Clevengers Corner development moves forward

Dozens of new homes could be built near the corner of 211 and 229

By Anita L. Sherman
Culpeper Times

If you are traveling on U.S. 211 west out of Warrenton or heading east out of Rappahannock during the spring to early fall, you’ll usually find a cluster of stands known as the Tri-County Farmers Market at Clevengers Corner at the corner of 211 and 229, with local produce from Culpeper, Rappahannock and Fauquier counties.

By the fall of 2017, there could be the seeds of clusters of single-family homes planted.

At their Dec. 14 public hearing, the Culpeper County Planning Commission unanimously approved a Preliminary Subdivision Plan requested by Clevengers Corner Associates LLC out of Washington, D.C.

“The Planning Commission did recommend approval finding conformance with all relevant Zoning and Subdivision Ordinances,” confirmed Director of Planning and Development Sam McLearan, “by a 9-0 vote.”

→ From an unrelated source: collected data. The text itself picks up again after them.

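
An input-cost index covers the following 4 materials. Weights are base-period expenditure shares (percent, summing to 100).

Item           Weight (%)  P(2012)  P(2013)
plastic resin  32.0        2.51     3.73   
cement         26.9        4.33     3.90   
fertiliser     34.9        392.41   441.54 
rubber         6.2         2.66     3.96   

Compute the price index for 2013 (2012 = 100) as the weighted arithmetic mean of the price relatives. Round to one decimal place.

120.3

plastic resin: 32.0 × (3.73/2.51) = 32.0 × 1.486056 = 47.5538
cement: 26.9 × (3.90/4.33) = 26.9 × 0.900693 = 24.2286
fertiliser: 34.9 × (441.54/392.41) = 34.9 × 1.125201 = 39.2695
rubber: 6.2 × (3.96/2.66) = 6.2 × 1.488722 = 9.2301
Index = Σ wᵢ·(p₁ᵢ/p₀ᵢ) = 47.5538 + 24.2286 + 39.2695 + 9.2301 = 120.2820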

Called the Piedmont Estates, the plan calls for 93 half-acre single family clustered lots to be built on a total of 125.75 acres.

The parcel is zoned R-1 (Residential) and VC (Village Center Commercial) and is located on the southwest corner of the signalized intersection in the Jefferson magisterial district. The plan also creates three separate well lots and one open space parcel. The existing 12.599-acre portion that is currently zoned VC is proposed to become a separate lot as well, but no commercial development is proposed with this plan.

All of the lots are to front on proposed public streets (and none of the lots are to access directly to 211 or 229). They will be served by public water and sanitary sewer systems.

In the county’s case analysis and review, the proposed plan falls within the guidelines of the 2015 Culpeper County Comprehensive Plan which designates this area as Low Density Residential.

The proposed subdivision is a “by‐right” cluster division in the R‐1 zoning district. The minimum lot size (clustered R‐1) of 20,000 square feet has been observed for each lot and the requirement for 40 percent open space has been exceeded along with adequate buffering from existing developments.

This development seeks to cluster in order to reduce cost and through dedication of 59.7 acres of open space thereby create a development in keeping with land conservation goals delineated in the Comprehensive Plan. This coupled with three full access connections to primary roads to the north and east provides the adequate connectivity.

The creation of Piedmont Estates would fall within one of the county’s identified growth centers.

Culpeper County is 90 percent agriculture/rural areas and has three growth centers noted in the Comprehensive Plan. The largest growth area is the Town of Culpeper, which is the primary village center and incorporated town with a population of about 48,000. Second is the Brandy Station/Elkwood area containing an existing airpark, industrial uses, historic resources and a small potential for residential growth. The third is Clevenger’s Corner.

Long time coming

More than a decade ago, there were loftier plans for Clevengers Corner that went beyond rooftops to include commercial and retail development. Over the years, none of it materialized but the county did build a sewer treatment plant in anticipation of future growth. It currently services several hundred homes in the nearby South Wales subdivision.

In 2013, Centex homes withdrew their proffer amendment to build 762 single-family homes on quarter-acre lots. Their original proposal was a mixed use plan that included apartments, duplexes and a large commercial component. At that point in time, any development projects had gone “dormant.”

Moving forward

Jim Carson represented the developer for Piedmont Estates at the public hearing. An engineer, he is the president of Carson/Ashley, a land-use consulting and engineering firm located in Warrenton. He remains optimistic that this time the proposed project will take root and become a reality.

While this plan calls for an initial clustering of homes, the open space could well accommodate future commercial development. That mixed-used plan is something Carson would likely advocate.

Others have concerns about a purely residential development. Concerned Culpeper Citizens was formed more than 15 years ago. The group was created out of respect for Culpeper’s historical and rural legacy. They want to keep abreast of what county planners and private developers have in mind when it comes to future growth plans.

Perry Cabot, one of their members, is generally their spokesperson. For Cabot, a commercial development at the northern entrance to the county would be more suitable than clusters of homes. According to Cabot, tax revenue from those 90 plus rooftops won’t support the county services they will require.

Culpeper saw dramatic growth during the housing boom of the early 2000s and weathered the recession that came in 2007-2008.

According to GPAAR (Greater Piedmont Area Association of Realtors) statistics for November 2016, Culpeper County’s dollar volume in housing sales was at $13,600,851. In November of 2015, it was $8,067,045. That’s a 68.60 percent increase.

While only one indicator, perhaps a harbinger of good things to come in the new year.

Final approval for the Preliminary Subdivision Plan for Piedmont Estates rests with the Culpeper County Board of Supervisors at their Jan. 3 meeting.